Every morning, I come into the office and fire up my computer and start making my To-Do list in my favorite daily planner. It has a page for every day and is big enough for my lists and any notes from meetings I attend. Mornings are my most productive time and I strive to get the thorny, difficult items crossed off in the AM and save mindless, administrative or easy tasks for the afternoon.
Some days, though, I get nothing crossed off yet still feel enormously busy and I retire to the workout room at lunch feeling like the guy who spent his life rolling a rock uphill only to have it roll back down every night. And I weigh myself and see that I’ve actually GAINED weight and hey, Fuck You Bob Harper. And I haven’t had time for a hair appointment and my greys are clearly visible and I catch sight of someone I like’s ex-significant other and she is much cuter and happier than I feel and isn’t that just like being in high school all over again? Maybe I am not so spiritually developed after all if I can be made depressed by such shallow things about myself. And my former boss, whom I always admired for being so elegantly low-key and classy and understated pulls into the parking lot driving a gaudy luxury car and I feel so judgmental and disappointed that he might actually just be a Shirt after all. But if I judge him for his car, am I any different than someone who BUYS a gaudy car hoping to be judged by it? I don’t really think I should keep mining the depths of my emotional shortcomings.

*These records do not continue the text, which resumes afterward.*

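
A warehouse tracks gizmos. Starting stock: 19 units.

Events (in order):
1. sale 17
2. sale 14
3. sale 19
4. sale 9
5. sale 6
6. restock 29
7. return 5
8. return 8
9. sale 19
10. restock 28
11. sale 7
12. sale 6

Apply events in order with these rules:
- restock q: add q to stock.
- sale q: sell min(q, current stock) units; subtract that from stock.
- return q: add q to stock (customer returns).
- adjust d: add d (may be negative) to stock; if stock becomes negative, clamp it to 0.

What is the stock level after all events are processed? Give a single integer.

Processing events:
Start: stock = 19
  Event 1 (sale 17): sell min(17,19)=17. stock: 19 - 17 = 2. total_sold = 17
  Event 2 (sale 14): sell min(14,2)=2. stock: 2 - 2 = 0. total_sold = 19
  Event 3 (sale 19): sell min(19,0)=0. stock: 0 - 0 = 0. total_sold = 19
  Event 4 (sale 9): sell min(9,0)=0. stock: 0 - 0 = 0. total_sold = 19
  Event 5 (sale 6): sell min(6,0)=0. stock: 0 - 0 = 0. total_sold = 19
  Event 6 (restock 29): 0 + 29 = 29
  Event 7 (return 5): 29 + 5 = 34
  Event 8 (return 8): 34 + 8 = 42
  Event 9 (sale 19): sell min(19,42)=19. stock: 42 - 19 = 23. total_sold = 38
  Event 10 (restock 28): 23 + 28 = 51
  Event 11 (sale 7): sell min(7,51)=7. stock: 51 - 7 = 44. total_sold = 45
  Event 12 (sale 6): sell min(6,44)=6. stock: 44 - 6 = 38. total_sold = 51
Final: stock = 38, total_sold = 51

Answer: 38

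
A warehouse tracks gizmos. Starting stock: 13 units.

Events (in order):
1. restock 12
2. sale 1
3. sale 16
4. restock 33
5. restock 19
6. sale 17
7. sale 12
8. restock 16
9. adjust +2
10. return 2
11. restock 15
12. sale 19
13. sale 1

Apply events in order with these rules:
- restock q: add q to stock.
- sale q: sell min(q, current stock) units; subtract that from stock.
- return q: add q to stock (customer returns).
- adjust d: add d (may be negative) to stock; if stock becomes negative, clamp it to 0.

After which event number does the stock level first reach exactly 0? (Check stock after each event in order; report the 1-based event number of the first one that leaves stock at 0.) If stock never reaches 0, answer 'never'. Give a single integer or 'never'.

Processing events:
Start: stock = 13
  Event 1 (restock 12): 13 + 12 = 25
  Event 2 (sale 1): sell min(1,25)=1. stock: 25 - 1 = 24. total_sold = 1
  Event 3 (sale 16): sell min(16,24)=16. stock: 24 - 16 = 8. total_sold = 17
  Event 4 (restock 33): 8 + 33 = 41
  Event 5 (restock 19): 41 + 19 = 60
  Event 6 (sale 17): sell min(17,60)=17. stock: 60 - 17 = 43. total_sold = 34
  Event 7 (sale 12): sell min(12,43)=12. stock: 43 - 12 = 31. total_sold = 46
  Event 8 (restock 16): 31 + 16 = 47
  Event 9 (adjust +2): 47 + 2 = 49
  Event 10 (return 2): 49 + 2 = 51
  Event 11 (restock 15): 51 + 15 = 66
  Event 12 (sale 19): sell min(19,66)=19. stock: 66 - 19 = 47. total_sold = 65
  Event 13 (sale 1): sell min(1,47)=1. stock: 47 - 1 = 46. total_sold = 66
Final: stock = 46, total_sold = 66

Stock never reaches 0.

Answer: never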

The only way I know how to cope with such days is by thinking that the air smelled very mild and springlike this morning, and soon there will be muddy runs. I have a book waiting for me on the reserve shelf at the library. There are more new X-Files episodes, even if Mulder is more morose than usual and is he wearing a man girdle? It’s Taco Tuesday with Miss L. My friend at work sent me a book recommendation. And I’m not a Detroit Lion and I don’t live in Flint where they are paying for poisoned water. Life is annoying but it’s all about perspective and I got some of that.